Le supplice du bruit dont sont victimes les jeunes comme les vieux...
Le Dr Bertrand Lukacs milite depuis des années pour que les méfaits du bruit soient pris au sérieux, assumés et traités par les pouvoirs publics, Assemblée Nationale, mairies, préfectures et organismes associés comme BruitParif ou le CIDB (centre d'information et de documentation sur le bruit). Il s'est attaché à proposer des solutions pour que le canal St Martin (Xe) reste vivable pour les riverains. Il a ensuite élargi son combat dans une démarche "Vivre Paris !" et créé l'association Habiter Paris d'où il s'exprime dans la tribune que voici.
TRIBUNE sur le BRUIT et la POLITIQUE de la NUIT par le Dr Bertrand Lukacs
La politique de la nuit doit s’appuyer solidement sur une politique de lutte contre la pollution sonore :
Lutter contre la pollution est un enjeu écologique majeur.
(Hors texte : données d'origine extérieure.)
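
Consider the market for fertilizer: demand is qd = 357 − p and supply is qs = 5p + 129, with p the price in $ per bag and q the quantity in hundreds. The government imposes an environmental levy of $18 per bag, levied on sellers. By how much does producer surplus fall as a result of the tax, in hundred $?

Before the tax: set 357 − p = 5p + 129 → p* = $38, q* = 319.
With the tax collected from sellers, supply shifts: qs = 5(p − 18) + 129.
New equilibrium: buyers pay $53, sellers receive $35, q = 304. (Wedge: pb − ps = 18.)
ΔPS is the trapezoid between Q = 304 and Q = 319 of height $3: ½ · (319 + 304) · 3 = $934.5.

Producer surplus falls by $934.5 hundred.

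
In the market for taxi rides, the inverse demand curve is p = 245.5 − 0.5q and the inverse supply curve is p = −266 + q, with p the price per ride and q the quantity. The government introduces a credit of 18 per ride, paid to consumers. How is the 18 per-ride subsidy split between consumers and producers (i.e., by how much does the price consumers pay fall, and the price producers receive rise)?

Inverting to q(p) form: qd = 491 − 2p; qs = p + 266.
Without the subsidy, 491 − 2p = p + 266 gives 3p = 225, so p* = 75 and q* = 341.
With a per-unit subsidy paid to consumers, each effectively pays p − 18, so demand becomes qd = 491 − 2(p − 18).
Solving gives q = 353 with consumers paying 69 and producers receiving 87 (the 18 wedge).
Gain to consumers: 6; to producers: 12. (They sum to 18.)

Consumers gain 6 per ride; producers gain 12 per ride.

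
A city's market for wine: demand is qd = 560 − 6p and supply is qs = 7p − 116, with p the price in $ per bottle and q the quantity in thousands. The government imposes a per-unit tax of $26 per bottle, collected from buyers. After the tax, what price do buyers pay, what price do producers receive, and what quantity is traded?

Buyers pay $66; producers receive $40; quantity = 164.

Before the tax: set 560 − 6p = 7p − 116 → p* = $52, q* = 248.
With the tax collected from buyers, demand (in seller-price terms) shifts: qd = 560 − 6(p + 26).
New equilibrium: buyers pay $66, producers receive $40, q = 164. (Wedge: pb − ps = 26.)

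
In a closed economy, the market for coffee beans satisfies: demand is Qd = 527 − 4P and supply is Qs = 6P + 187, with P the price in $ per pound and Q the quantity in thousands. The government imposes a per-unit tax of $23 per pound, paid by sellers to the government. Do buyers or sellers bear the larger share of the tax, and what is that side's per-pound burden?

Without the tax, 527 − 4P = 6P + 187 gives 10P = 340, so P* = $34 and Q* = 391.
With the tax collected from sellers, supply shifts: Qs = 6(P − 23) + 187.
Solving gives Q = 335.8 with buyers paying $47.8 and sellers receiving $24.8 (the $23 wedge).
Per-pound burden: buyers $13.8, sellers $9.2.
Buyers take the larger share because demand is less price-elastic here (demand slope 4 vs supply slope 6).
The less price-elastic side of the market bears the larger share of a per-unit tax.

Buyers bear the larger share: $13.8 per pound.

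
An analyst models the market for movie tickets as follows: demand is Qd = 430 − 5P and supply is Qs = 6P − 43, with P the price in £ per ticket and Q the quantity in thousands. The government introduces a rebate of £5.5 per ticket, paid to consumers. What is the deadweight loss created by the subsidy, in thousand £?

Before the subsidy: set 430 − 5P = 6P − 43 → P* = £43, Q* = 215.
With a per-unit subsidy paid to consumers, each effectively pays P − 5.5, so demand becomes Qd = 430 − 5(P − 5.5).
Solving gives Q = 230 with consumers paying £40 and suppliers receiving £45.5 (the £5.5 wedge).
Quantity rises by |ΔQ| = |215 − 230| = 15.
DWL = ½ · t · |ΔQ| = ½ · 5.5 · 15 = £41.25.

Deadweight loss = £41.25 thousand.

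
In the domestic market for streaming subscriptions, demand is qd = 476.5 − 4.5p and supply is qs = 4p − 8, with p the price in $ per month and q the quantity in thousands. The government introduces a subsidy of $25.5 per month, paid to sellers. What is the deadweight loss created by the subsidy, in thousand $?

Without the subsidy, 476.5 − 4.5p = 4p − 8 gives 8.5p = 484.5, so p* = $57 and q* = 220.
With a per-unit subsidy paid to sellers, each receives p + 25.5 per unit sold, so supply becomes qs = 4(p + 25.5) − 8.
Solving gives q = 274 with consumers paying $45 and sellers receiving $70.5 (the $25.5 wedge).
Quantity rises by |ΔQ| = |220 − 274| = 54.
DWL = ½ · t · |ΔQ| = ½ · 25.5 · 54 = $688.5.

Deadweight loss = $688.5 thousand.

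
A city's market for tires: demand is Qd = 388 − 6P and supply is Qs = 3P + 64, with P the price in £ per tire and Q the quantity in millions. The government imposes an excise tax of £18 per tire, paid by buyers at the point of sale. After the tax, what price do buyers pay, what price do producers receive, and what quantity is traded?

Before the tax: set 388 − 6P = 3P + 64 → P* = £36, Q* = 172.
With the tax collected from buyers, demand (in seller-price terms) shifts: Qd = 388 − 6(P + 18).
New equilibrium: buyers pay £42, producers receive £24, Q = 136. (Wedge: Pb − Ps = 18.)
The less price-elastic side of the market bears the larger share of a per-unit tax.

Buyers pay £42; producers receive £24; quantity = 136.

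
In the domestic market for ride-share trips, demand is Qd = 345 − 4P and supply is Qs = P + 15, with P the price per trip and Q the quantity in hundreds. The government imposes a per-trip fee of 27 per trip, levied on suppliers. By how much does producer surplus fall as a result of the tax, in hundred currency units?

Before the tax: set 345 − 4P = P + 15 → P* = 66, Q* = 81.
With the tax collected from suppliers, supply shifts: Qs = (P − 27) + 15.
New equilibrium: consumers pay 71.4, suppliers receive 44.4, Q = 59.4. (Wedge: Pb − Ps = 27.)
ΔPS is the trapezoid between Q = 59.4 and Q = 81 of height 21.6: ½ · (81 + 59.4) · 21.6 = 1516.32.

Producer surplus falls by 1516.32 hundred.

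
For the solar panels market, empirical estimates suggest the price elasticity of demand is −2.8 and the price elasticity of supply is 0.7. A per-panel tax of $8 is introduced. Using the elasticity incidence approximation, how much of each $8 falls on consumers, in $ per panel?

Consumers bear ≈ $1.6 per panel.

Incidence ratio: consumers' share ≈ εs / (εs + |εd|) = 0.7 / (0.7 + 2.8) = 0.2.
So consumers bear ≈ 0.2 × $8 = $1.6; suppliers bear $6.4.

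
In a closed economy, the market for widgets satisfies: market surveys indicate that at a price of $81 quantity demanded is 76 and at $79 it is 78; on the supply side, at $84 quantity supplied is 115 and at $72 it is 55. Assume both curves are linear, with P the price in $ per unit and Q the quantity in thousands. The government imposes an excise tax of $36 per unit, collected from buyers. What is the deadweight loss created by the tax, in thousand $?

Deadweight loss = $540 thousand.

Demand slope: (78 − 76)/(79 − 81) = -1, so Qd = 157 − P.
Supply slope: (55 − 115)/(72 − 84) = 5, so Qs = 5P − 305.
Before the tax: set 157 − P = 5P − 305 → P* = $77, Q* = 80.
With the tax collected from buyers, demand (in seller-price terms) shifts: Qd = 157 − (P + 36).
Solving gives Q = 50 with buyers paying $107 and suppliers receiving $71 (the $36 wedge).
Quantity falls by |ΔQ| = |80 − 50| = 30.
DWL = ½ · t · |ΔQ| = ½ · 36 · 30 = $540.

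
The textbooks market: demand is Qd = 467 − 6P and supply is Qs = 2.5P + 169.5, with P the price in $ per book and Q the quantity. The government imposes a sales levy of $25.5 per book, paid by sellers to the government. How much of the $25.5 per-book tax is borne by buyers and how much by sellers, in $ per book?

Buyers bear $7.5 per book; sellers bear $18 per book.

Before the tax: set 467 − 6P = 2.5P + 169.5 → P* = $35, Q* = 257.
With the tax collected from sellers, supply shifts: Qs = 2.5(P − 25.5) + 169.5.
Solving gives Q = 212 with buyers paying $42.5 and sellers receiving $17 (the $25.5 wedge).
Burden on buyers: $7.5; on sellers: $18. (They sum to $25.5.)
The less price-elastic side of the market bears the larger share of a per-unit tax.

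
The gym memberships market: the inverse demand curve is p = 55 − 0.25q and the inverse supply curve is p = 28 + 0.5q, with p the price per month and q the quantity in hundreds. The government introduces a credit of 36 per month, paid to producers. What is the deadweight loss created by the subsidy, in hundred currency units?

Rewrite in direct form: qd = 220 − 4p and qs = 2p − 56.
Before the subsidy: set 220 − 4p = 2p − 56 → p* = 46, q* = 36.
With a per-unit subsidy paid to producers, each receives p + 36 per unit sold, so supply becomes qs = 2(p + 36) − 56.
Solving gives q = 84 with buyers paying 34 and producers receiving 70 (the 36 wedge).
Quantity rises by |ΔQ| = |36 − 84| = 48.
DWL = ½ · t · |ΔQ| = ½ · 36 · 48 = 864.

Deadweight loss = 864 hundred.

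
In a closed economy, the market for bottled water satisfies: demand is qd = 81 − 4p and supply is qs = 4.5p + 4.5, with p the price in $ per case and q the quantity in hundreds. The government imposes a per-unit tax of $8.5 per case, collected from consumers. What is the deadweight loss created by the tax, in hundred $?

Deadweight loss = $76.5 hundred.

Before the tax: set 81 − 4p = 4.5p + 4.5 → p* = $9, q* = 45.
With the tax collected from consumers, demand (in seller-price terms) shifts: qd = 81 − 4(p + 8.5).
Solving gives q = 27 with consumers paying $13.5 and suppliers receiving $5 (the $8.5 wedge).
Quantity falls by |ΔQ| = |45 − 27| = 18.
DWL = ½ · t · |ΔQ| = ½ · 8.5 · 18 = $76.5.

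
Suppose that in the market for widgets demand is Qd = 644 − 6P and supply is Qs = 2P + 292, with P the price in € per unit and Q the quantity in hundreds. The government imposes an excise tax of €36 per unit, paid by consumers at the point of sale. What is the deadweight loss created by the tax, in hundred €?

Deadweight loss = €972 hundred.

Without the tax, 644 − 6P = 2P + 292 gives 8P = 352, so P* = €44 and Q* = 380.
With the tax collected from consumers, demand (in seller-price terms) shifts: Qd = 644 − 6(P + 36).
Solving gives Q = 326 with consumers paying €53 and suppliers receiving €17 (the €36 wedge).
Quantity falls by |ΔQ| = |380 − 326| = 54.
DWL = ½ · t · |ΔQ| = ½ · 36 · 54 = €972.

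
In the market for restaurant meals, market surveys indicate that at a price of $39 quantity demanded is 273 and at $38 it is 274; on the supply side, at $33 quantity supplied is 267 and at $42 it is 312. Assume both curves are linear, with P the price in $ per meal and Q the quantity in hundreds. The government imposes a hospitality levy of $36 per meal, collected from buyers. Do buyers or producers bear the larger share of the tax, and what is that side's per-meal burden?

Buyers bear the larger share: $30 per meal.

Demand slope: (274 − 273)/(38 − 39) = -1, so Qd = 312 − P.
Supply slope: (312 − 267)/(42 − 33) = 5, so Qs = 5P + 102.
Without the tax, 312 − P = 5P + 102 gives 6P = 210, so P* = $35 and Q* = 277.
With the tax collected from buyers, demand (in seller-price terms) shifts: Qd = 312 − (P + 36).
Solving gives Q = 247 with buyers paying $65 and producers receiving $29 (the $36 wedge).
Per-meal burden: buyers $30, producers $6.
Buyers take the larger share because demand is less price-elastic here (demand slope 1 vs supply slope 5).
The less price-elastic side of the market bears the larger share of a per-unit tax.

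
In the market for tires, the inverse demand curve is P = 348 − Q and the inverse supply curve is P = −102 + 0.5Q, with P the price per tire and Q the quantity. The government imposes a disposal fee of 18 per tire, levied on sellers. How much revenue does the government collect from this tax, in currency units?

Tax revenue = 5184.

Rewrite in direct form: Qd = 348 − P and Qs = 2P + 204.
Before the tax: set 348 − P = 2P + 204 → P* = 48, Q* = 300.
With the tax collected from sellers, supply shifts: Qs = 2(P − 18) + 204.
New equilibrium: buyers pay 60, sellers receive 42, Q = 288. (Wedge: Pb − Ps = 18.)
Revenue = t · Q = 18 · 288 = 5184.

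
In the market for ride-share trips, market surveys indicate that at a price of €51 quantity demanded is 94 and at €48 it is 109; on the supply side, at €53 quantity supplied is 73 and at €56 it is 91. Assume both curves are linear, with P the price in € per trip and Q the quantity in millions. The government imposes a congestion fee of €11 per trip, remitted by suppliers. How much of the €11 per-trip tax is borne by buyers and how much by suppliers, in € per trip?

Demand slope: (109 − 94)/(48 − 51) = -5, so Qd = 349 − 5P.
Supply slope: (91 − 73)/(56 − 53) = 6, so Qs = 6P − 245.
Without the tax, 349 − 5P = 6P − 245 gives 11P = 594, so P* = €54 and Q* = 79.
With the tax collected from suppliers, supply shifts: Qs = 6(P − 11) − 245.
Solving gives Q = 49 with buyers paying €60 and suppliers receiving €49 (the €11 wedge).
Burden on buyers: €6; on suppliers: €5. (They sum to €11.)

Buyers bear €6 per trip; suppliers bear €5 per trip.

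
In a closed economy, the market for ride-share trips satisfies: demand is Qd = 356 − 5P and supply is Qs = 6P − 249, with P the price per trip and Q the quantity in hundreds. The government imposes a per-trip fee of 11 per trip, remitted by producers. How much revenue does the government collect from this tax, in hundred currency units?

Tax revenue = 561 hundred.

Before the tax: set 356 − 5P = 6P − 249 → P* = 55, Q* = 81.
With the tax collected from producers, supply shifts: Qs = 6(P − 11) − 249.
Solving gives Q = 51 with buyers paying 61 and producers receiving 50 (the 11 wedge).
Revenue = t · Q = 11 · 51 = 561.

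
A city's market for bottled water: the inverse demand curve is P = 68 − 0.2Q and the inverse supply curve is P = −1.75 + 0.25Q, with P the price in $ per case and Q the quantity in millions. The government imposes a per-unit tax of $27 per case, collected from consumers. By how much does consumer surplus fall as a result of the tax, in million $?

Rewrite in direct form: Qd = 340 − 5P and Qs = 4P + 7.
Before the tax: set 340 − 5P = 4P + 7 → P* = $37, Q* = 155.
With the tax collected from consumers, demand (in seller-price terms) shifts: Qd = 340 − 5(P + 27).
New equilibrium: consumers pay $49, producers receive $22, Q = 95. (Wedge: Pb − Ps = 27.)
ΔCS is the trapezoid between Q = 95 and Q = 155 of height $12: ½ · (155 + 95) · 12 = $1500.

Consumer surplus falls by $1500 million.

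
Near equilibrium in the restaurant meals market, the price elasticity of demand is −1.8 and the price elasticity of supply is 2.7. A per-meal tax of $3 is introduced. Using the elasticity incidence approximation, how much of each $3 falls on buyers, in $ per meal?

Buyers bear ≈ $1.8 per meal.

Incidence ratio: buyers' share ≈ εs / (εs + |εd|) = 2.7 / (2.7 + 1.8) = 0.6.
So buyers bear ≈ 0.6 × $3 = $1.8; suppliers bear $1.2.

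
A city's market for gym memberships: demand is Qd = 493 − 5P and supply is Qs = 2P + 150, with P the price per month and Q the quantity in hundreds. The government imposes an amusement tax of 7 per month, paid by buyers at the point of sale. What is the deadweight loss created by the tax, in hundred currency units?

Deadweight loss = 35 hundred.

Without the tax, 493 − 5P = 2P + 150 gives 7P = 343, so P* = 49 and Q* = 248.
With the tax collected from buyers, demand (in seller-price terms) shifts: Qd = 493 − 5(P + 7).
New equilibrium: buyers pay 51, sellers receive 44, Q = 238. (Wedge: Pb − Ps = 7.)
Quantity falls by |ΔQ| = |248 − 238| = 10.
DWL = ½ · t · |ΔQ| = ½ · 7 · 10 = 35.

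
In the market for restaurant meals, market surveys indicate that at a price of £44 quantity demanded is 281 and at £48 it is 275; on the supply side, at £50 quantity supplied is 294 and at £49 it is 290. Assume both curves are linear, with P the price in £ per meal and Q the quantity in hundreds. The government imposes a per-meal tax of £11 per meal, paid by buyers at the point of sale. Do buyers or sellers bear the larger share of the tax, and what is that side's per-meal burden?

Demand slope: (275 − 281)/(48 − 44) = -1.5, so Qd = 347 − 1.5P.
Supply slope: (290 − 294)/(49 − 50) = 4, so Qs = 4P + 94.
Without the tax, 347 − 1.5P = 4P + 94 gives 5.5P = 253, so P* = £46 and Q* = 278.
With the tax collected from buyers, demand (in seller-price terms) shifts: Qd = 347 − 1.5(P + 11).
New equilibrium: buyers pay £54, sellers receive £43, Q = 266. (Wedge: Pb − Ps = 11.)
Per-meal burden: buyers £8, sellers £3.
Buyers take the larger share because demand is less price-elastic here (demand slope 1.5 vs supply slope 4).
The less price-elastic side of the market bears the larger share of a per-unit tax.

Buyers bear the larger share: £8 per meal.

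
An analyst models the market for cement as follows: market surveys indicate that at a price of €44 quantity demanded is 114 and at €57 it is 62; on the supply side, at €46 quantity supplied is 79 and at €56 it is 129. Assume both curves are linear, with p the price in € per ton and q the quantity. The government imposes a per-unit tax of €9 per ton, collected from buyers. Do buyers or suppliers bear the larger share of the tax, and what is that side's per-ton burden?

Demand slope: (62 − 114)/(57 − 44) = -4, so qd = 290 − 4p.
Supply slope: (129 − 79)/(56 − 46) = 5, so qs = 5p − 151.
Without the tax, 290 − 4p = 5p − 151 gives 9p = 441, so p* = €49 and q* = 94.
With the tax collected from buyers, demand (in seller-price terms) shifts: qd = 290 − 4(p + 9).
New equilibrium: buyers pay €54, suppliers receive €45, q = 74. (Wedge: pb − ps = 9.)
Per-ton burden: buyers €5, suppliers €4.
Buyers take the larger share because demand is less price-elastic here (demand slope 4 vs supply slope 5).
The less price-elastic side of the market bears the larger share of a per-unit tax.

Buyers bear the larger share: €5 per ton.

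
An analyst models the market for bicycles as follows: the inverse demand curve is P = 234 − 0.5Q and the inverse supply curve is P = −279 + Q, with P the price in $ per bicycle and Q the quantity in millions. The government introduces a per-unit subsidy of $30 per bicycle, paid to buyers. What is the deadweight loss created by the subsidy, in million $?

Deadweight loss = $300 million.

Inverting to Q(P) form: Qd = 468 − 2P; Qs = P + 279.
Without the subsidy, 468 − 2P = P + 279 gives 3P = 189, so P* = $63 and Q* = 342.
With a per-unit subsidy paid to buyers, each effectively pays P − 30, so demand becomes Qd = 468 − 2(P − 30).
Solving gives Q = 362 with buyers paying $53 and sellers receiving $83 (the $30 wedge).
Quantity rises by |ΔQ| = |342 − 362| = 20.
DWL = ½ · t · |ΔQ| = ½ · 30 · 20 = $300.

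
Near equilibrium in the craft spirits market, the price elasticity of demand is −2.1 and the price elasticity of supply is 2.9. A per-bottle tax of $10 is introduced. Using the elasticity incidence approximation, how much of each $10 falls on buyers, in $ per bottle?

Buyers bear ≈ $5.8 per bottle.

Incidence ratio: buyers' share ≈ εs / (εs + |εd|) = 2.9 / (2.9 + 2.1) = 0.58.
So buyers bear ≈ 0.58 × $10 = $5.8; sellers bear $4.2.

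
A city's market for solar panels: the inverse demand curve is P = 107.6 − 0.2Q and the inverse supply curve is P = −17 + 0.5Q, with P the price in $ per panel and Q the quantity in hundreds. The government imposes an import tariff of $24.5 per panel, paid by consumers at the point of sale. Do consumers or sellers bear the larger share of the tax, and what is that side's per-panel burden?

Sellers bear the larger share: $17.5 per panel.

Inverting to Q(P) form: Qd = 538 − 5P; Qs = 2P + 34.
Before the tax: set 538 − 5P = 2P + 34 → P* = $72, Q* = 178.
With the tax collected from consumers, demand (in seller-price terms) shifts: Qd = 538 − 5(P + 24.5).
New equilibrium: consumers pay $79, sellers receive $54.5, Q = 143. (Wedge: Pb − Ps = 24.5.)
Per-panel burden: consumers $7, sellers $17.5.
Sellers take the larger share because supply is less price-elastic here (demand slope 5 vs supply slope 2).
The less price-elastic side of the market bears the larger share of a per-unit tax.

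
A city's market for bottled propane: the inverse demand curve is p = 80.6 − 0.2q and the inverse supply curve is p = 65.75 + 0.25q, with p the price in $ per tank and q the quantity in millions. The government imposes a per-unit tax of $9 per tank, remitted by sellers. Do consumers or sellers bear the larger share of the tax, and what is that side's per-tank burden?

Inverting to q(p) form: qd = 403 − 5p; qs = 4p − 263.
Before the tax: set 403 − 5p = 4p − 263 → p* = $74, q* = 33.
With the tax collected from sellers, supply shifts: qs = 4(p − 9) − 263.
Solving gives q = 13 with consumers paying $78 and sellers receiving $69 (the $9 wedge).
Per-tank burden: consumers $4, sellers $5.
Sellers take the larger share because supply is less price-elastic here (demand slope 5 vs supply slope 4).

Sellers bear the larger share: $5 per tank.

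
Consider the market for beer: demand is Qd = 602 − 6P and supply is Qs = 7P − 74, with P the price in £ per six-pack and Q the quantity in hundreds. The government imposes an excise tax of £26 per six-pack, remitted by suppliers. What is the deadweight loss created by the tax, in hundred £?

Without the tax, 602 − 6P = 7P − 74 gives 13P = 676, so P* = £52 and Q* = 290.
With the tax collected from suppliers, supply shifts: Qs = 7(P − 26) − 74.
New equilibrium: consumers pay £66, suppliers receive £40, Q = 206. (Wedge: Pb − Ps = 26.)
Quantity falls by |ΔQ| = |290 − 206| = 84.
DWL = ½ · t · |ΔQ| = ½ · 26 · 84 = £1092.

Deadweight loss = £1092 hundred.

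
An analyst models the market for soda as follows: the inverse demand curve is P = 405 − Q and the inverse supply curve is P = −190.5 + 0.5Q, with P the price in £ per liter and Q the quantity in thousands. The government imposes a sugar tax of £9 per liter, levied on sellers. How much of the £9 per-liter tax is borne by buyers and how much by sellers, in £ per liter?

Rewrite in direct form: Qd = 405 − P and Qs = 2P + 381.
Before the tax: set 405 − P = 2P + 381 → P* = £8, Q* = 397.
With the tax collected from sellers, supply shifts: Qs = 2(P − 9) + 381.
New equilibrium: buyers pay £14, sellers receive £5, Q = 391. (Wedge: Pb − Ps = 9.)
Burden on buyers: £6; on sellers: £3. (They sum to £9.)

Buyers bear £6 per liter; sellers bear £3 per liter.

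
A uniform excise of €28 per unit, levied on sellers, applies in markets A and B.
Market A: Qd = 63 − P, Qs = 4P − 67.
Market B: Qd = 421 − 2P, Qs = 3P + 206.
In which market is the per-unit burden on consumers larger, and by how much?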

Dans une ville aussi dense que Paris, la pollution ne se limite pas à la seule pollution atmosphérique. La pollution sonore est elle aussi un enjeu de santé publique. Cette pollution est en effet responsable de la perte de plusieurs dizaines de milliers d’années de vie en bonne santé par an et coûte plusieurs milliards d’€ à la collectivité. Cette pollution est aujourd’hui totalement oubliée.
Lorsque la mairie de Paris parle de pollution, il faut comprendre pollution atmosphérique. Cette vision verticale, en silo, de la seule pollution atmosphérique peut avoir des effets pervers. Le réaménagement de la place de la République en est l’illustration : la diminution théorique de la pollution atmosphérique a été remplacée par une augmentation bien réelle de la pollution sonore, avec pour résultat un impact assurément négatif sur la santé des riverains.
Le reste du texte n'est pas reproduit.